Overall, our analysis provides a robust assessment of the efficacy of semaglutide QW across five outcomes compared with dulaglutide QW and liraglutide QD. In contrast, it was only possible to provide estimates for one safety outcome (incidence of overall hypoglycemia), which limits the ability to make any definitive conclusions from our study on the relative safety of semaglutide QW compared with other GLP-1 RAs. However, the two recent Japanese trials of semaglutide QW have demonstrated that its safety profile is comparable to other GLP-1 RAs [
31,
32]. Our analysis of the incidence of overall hypoglycemia is in agreement with these findings, as no significant differences for semaglutide 0.5 mg QW vs dulaglutide 0.75 mg QW or liraglutide 0.9 mg QD were detected. The NMAs were also subject to additional limitations. Although an SR and supplementary Japanese-specific searches were conducted to identify relevant trials, only four trials were available for the analysis at 52–56 weeks. Consequently, the direct comparisons within the evidence network were supported by data from only one trial each. In addition, while the overall risk of bias across the trials included in the analyses was low, the highest risk was associated with study blinding due to the presence of two open-label trials. The absence of double-blinding may be considered a limitation as this can potentially introduce performance bias into the NMA [
39].
Analysis of a few secondary outcomes assessed may have also been limited by poor reporting or low event rates. The overall incidence of hypoglycemia was low across the trials, which may have contributed to greater uncertainty in the analysis.
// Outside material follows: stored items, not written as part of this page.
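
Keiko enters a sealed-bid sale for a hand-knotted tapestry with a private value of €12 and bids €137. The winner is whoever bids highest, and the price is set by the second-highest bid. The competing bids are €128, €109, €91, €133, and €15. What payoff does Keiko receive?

-€121

Highest competing bid: €133.
Keiko's bid €137 is the highest overall, so Keiko wins and pays the second-highest bid, €133.
Payoff = value − price = €12 − €133 = -€121.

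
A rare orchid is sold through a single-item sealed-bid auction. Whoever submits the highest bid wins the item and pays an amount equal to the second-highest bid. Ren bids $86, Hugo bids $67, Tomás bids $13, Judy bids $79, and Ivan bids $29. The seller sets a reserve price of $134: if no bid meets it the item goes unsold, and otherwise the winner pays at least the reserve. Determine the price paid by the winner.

Bids in descending order: Ren $86 > Judy $79 > Hugo $67 > Ivan $29 > Tomás $13.
The top bid $86 is below the reserve $134, so the item goes unsold and nothing is paid.

unsold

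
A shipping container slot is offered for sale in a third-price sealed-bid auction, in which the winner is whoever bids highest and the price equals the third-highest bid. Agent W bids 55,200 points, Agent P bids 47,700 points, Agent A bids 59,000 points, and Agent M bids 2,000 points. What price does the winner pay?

The winner pays 47,700 points.

Bids in descending order: Agent A 59,000 points, then Agent W 55,200 points, then Agent P 47,700 points, then Agent M 2,000 points.
Agent A is the highest bidder, so Agent A wins.
Under the third-price rule, the price is the third-highest bid: 47,700 points.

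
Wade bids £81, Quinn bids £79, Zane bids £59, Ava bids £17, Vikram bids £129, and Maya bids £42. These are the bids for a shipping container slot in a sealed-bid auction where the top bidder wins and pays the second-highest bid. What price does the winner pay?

Price paid: £81.

Bids in descending order: Vikram £129, then Wade £81, then Quinn £79, then Zane £59, then Maya £42, then Ava £17.
Vikram is the highest bidder, so Vikram wins.
Under the second-price rule, the price is the second-highest bid: £81.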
Hypoglycemic episodes are often underreported by patients, which may be due to reasons such as fear of being judged, losing their job or driving license, and unawareness of nocturnal events [
40,
41]. In addition, studies often report the number of patients with hypoglycemic events, rather than the actual frequency of events [
41]. Furthermore, non-severe events are not always reported in trials. Patients may not consider such mild events as important enough to mention to their doctor [
41,
42]. Greater uncertainty was also observed in the analysis of SBP, when compared to the analysis of HbA
1c, FPG, and weight. The measurement of SBP is known to be variable and values can differ for the same patient throughout the day. In addition, there are often patient-, device-, and procedure-related inaccuracies in the way that blood pressure is monitored [
43]. Together, these may have contributed to the uncertainty present in our analysis of SBP. Despite this, a significant difference in the reduction of SBP from baseline with semaglutide 0.5 mg QW compared with dulaglutide 0.75 mg QW was still observed.